You might be nodding, thinking, "Well, of course. Medical treatments have come a long way."

Yes, they have. But the reality is my better half's survival rate is much, much higher now than it was just five years ago.

Think about that.

I'm sure logically you realize the importance of this, but I'm not sure you can emotionally, not unless you've been through something similar.

As recently as March of this year, the woman I love was practically comatose. Even the nurses and doctors did not believe she had more than a few days left. I went home from the hospital every night expecting a 3 a.m. phone call telling me the worst.

But then, slowly, through various treatments and movements from one hospital to a facility and then to another hospital, she got better.

Now she can walk some, with the help of a walker. She has pain, but it is manageable. More importantly, she is conscious and aware. Sometimes her memory slips a little, but that can happen to all of us. Some days are better than others.

But she is home, and relatively healthy. This after she had been hospitalized for nearly six months.

Some would call that a miracle. I'm not necessarily saying it is a miracle, but others would.

Okay, I've rambled on about cancer, but I've not really imparted any wisdom. What is it I really want to say here?

I want to let others know there is hope. There is survival.

Cancer has not been beaten, but much of it can be treated now, especially breast cancer, which has been studied more than any other type of cancer. Long term survival rates are improving all the time, and today's cancer patient might possibly live long enough to actually be around when a cure is discovered, if one ever is.

I don't wish to give false hope, nor do I want to get all spiritual. Cancer is still deadly.

But again, we laugh when someone asks, "How long do you have?"

Why? Because we don't know, and we don't think that way. We don't think, "Oh, she's only got a few months or a few years." We go on with life, we live life, however long we've got.
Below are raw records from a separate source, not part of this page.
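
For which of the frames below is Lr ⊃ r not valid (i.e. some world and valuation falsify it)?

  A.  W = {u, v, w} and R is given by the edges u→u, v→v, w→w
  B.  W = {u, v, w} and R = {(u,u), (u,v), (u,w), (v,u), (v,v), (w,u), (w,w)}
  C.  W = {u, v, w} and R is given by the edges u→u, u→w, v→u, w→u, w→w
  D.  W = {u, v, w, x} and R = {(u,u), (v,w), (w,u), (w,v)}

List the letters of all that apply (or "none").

C, D

The schema Lr ⊃ r is axiom T; it is valid on a frame iff R is reflexive.
(A) R is reflexive (each world relates to itself), so the schema is valid here.
(B) R is reflexive (each world relates to itself), so the schema is valid here.
(C) R is not reflexive (not v R v), so the schema fails here.
(D) R is not reflexive (not v R v), so the schema fails here.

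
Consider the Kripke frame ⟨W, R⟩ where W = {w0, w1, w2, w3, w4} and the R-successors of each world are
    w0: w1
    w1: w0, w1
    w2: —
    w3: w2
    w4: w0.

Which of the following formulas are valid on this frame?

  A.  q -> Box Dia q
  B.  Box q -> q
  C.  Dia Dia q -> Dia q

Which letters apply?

none

R is not reflexive: not w0 R w0.
R is not symmetric: w3 R w2 but not w2 R w3.
R is not transitive: w0 R w1 and w1 R w0 but not w0 R w0.
(A) q -> Box Dia q is axiom B, which corresponds to symmetry. R is not symmetric — not valid.
(B) Box q -> q is axiom T, which corresponds to reflexivity. R is not reflexive — not valid.
(C) the dual of axiom 4: valid iff R is transitive. R is not transitive — not valid.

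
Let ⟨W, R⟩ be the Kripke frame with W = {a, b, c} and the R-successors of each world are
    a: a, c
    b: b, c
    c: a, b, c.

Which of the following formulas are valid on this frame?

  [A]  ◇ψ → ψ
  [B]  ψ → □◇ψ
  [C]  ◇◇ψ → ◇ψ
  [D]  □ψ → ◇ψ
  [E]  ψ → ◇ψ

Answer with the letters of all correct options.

R is reflexive: each world relates to itself.
R is symmetric: every R-edge is matched by its reverse.
R is not transitive: a R c and c R b but not a R b.
R is serial: every world has an R-successor.
R is not a subset of the identity: a R c with a ≠ c.
(A) ◇ψ → ψ (the converse of T) corresponds to R being a subset of the identity. Here R ⊄ identity, so not valid.
(B) ψ → □◇ψ is axiom B, which corresponds to symmetry. R is symmetric — valid.
(C) ◇◇ψ → ◇ψ is the dual of axiom 4, which corresponds to transitivity. R is not transitive — not valid.
(D) □ψ → ◇ψ is axiom D, which corresponds to seriality. R is serial — valid.
(E) ψ → ◇ψ is the dual of axiom T; it is valid on a frame exactly when R is reflexive. R is reflexive, so valid.

B, D, E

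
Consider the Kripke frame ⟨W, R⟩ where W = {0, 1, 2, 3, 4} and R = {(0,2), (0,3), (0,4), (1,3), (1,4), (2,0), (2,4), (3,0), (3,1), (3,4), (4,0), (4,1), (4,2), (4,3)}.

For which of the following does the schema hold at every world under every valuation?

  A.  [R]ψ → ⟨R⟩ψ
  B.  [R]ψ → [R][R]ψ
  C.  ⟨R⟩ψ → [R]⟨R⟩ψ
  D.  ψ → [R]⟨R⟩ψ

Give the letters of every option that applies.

R is symmetric: every R-edge is matched by its reverse.
R is not transitive: 0 R 2 and 2 R 0 but not 0 R 0.
R is not euclidean: 0 R 2 and 0 R 3 but not 2 R 3.
R is serial: every world has an R-successor.
(A) axiom D: valid iff R is serial. R is serial — valid.
(B) [R]ψ → [R][R]ψ is axiom 4, which corresponds to transitivity. R is not transitive — not valid.
(C) axiom 5: valid iff R is euclidean. R is not euclidean — not valid.
(D) ψ → [R]⟨R⟩ψ (axiom B) characterises the symmetric frames. R is symmetric — valid.

A, D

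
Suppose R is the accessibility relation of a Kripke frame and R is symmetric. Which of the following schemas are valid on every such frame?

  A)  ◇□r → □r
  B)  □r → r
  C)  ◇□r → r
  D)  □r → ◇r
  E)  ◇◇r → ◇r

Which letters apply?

(A) ◇□r → □r (the dual of axiom 5) characterises the euclidean frames. Such an R need not be euclidean — not valid.
(B) □r → r is axiom T, which corresponds to reflexivity. Such an R need not be reflexive — not valid.
(C) the dual of axiom B: valid iff R is symmetric. Every such R is symmetric — valid.
(D) axiom D: valid iff R is serial. Such an R need not be serial — not valid.
(E) ◇◇r → ◇r is the dual of axiom 4; it is valid on a frame exactly when R is transitive. Such an R need not be transitive, so not valid.

C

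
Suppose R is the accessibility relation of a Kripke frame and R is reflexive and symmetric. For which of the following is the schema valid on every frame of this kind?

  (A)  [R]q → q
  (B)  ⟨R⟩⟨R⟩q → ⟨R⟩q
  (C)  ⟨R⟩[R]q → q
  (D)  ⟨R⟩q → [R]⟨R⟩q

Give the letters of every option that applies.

A, C

Reflexive relations are serial.
(A) [R]q → q is axiom T; it is valid on a frame exactly when R is reflexive. Every such R is reflexive, so valid.
(B) ⟨R⟩⟨R⟩q → ⟨R⟩q is the dual of axiom 4; it is valid on a frame exactly when R is transitive. Such an R need not be transitive, so not valid.
(C) ⟨R⟩[R]q → q (the dual of axiom B) characterises the symmetric frames. Every such R is symmetric — valid.
(D) ⟨R⟩q → [R]⟨R⟩q (axiom 5) characterises the euclidean frames. Such an R need not be euclidean — not valid.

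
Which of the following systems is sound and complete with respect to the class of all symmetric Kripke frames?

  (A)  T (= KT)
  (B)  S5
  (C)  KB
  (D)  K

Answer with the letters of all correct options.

C

(A) T (= KT) is determined by the class of reflexive frames.
(B) S5 is determined by the class of reflexive, symmetric, and transitive frames.
(C) KB is determined by exactly this class.
(D) K is determined by the class of arbitrary frames.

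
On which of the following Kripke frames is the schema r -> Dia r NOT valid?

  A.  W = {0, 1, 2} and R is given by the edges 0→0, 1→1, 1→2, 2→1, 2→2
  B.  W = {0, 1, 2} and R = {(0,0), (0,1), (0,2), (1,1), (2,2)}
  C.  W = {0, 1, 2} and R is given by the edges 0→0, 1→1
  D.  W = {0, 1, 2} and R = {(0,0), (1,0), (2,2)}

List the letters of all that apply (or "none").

C, D

The schema r -> Dia r is the dual of axiom T; it is valid on a frame iff R is reflexive.
(A) R is reflexive (each world relates to itself), so the schema is valid here.
(B) R is reflexive (each world relates to itself), so the schema is valid here.
(C) R is not reflexive (not 2 R 2), so the schema fails here.
(D) R is not reflexive (not 1 R 1), so the schema fails here.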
With my heart condition, it's not impossible I'll go before her. Or I could get hit by a train or struck by lightning. I could even slip on some ice and crack my skull.

It happens.

Now stop laughing, and go live your life.

4 comments:

Charles Gramlich said...

I'm very glad she's doing better. As you know, we had a taste of this, but not the full course you two have had to deal with. There's not much to say, of course, that can make any difference. But I am glad you both have today. As I am the same for Lana and me.

Keith West said...

Thank you for this. I've wondered since you announced your wife's condition earlier this year how things were going. I'm glad to hear there's been improvement and she's back home. You both still remain in my prayers.

The Wasp said...

I'm so sorry to read this but I'm also heartened by your words and attitude.

Greg Moore said...

I am glad that I went looking at all of your writings tonight man. I am happy that your wife is doing better. And remember man I am here for you if you need me.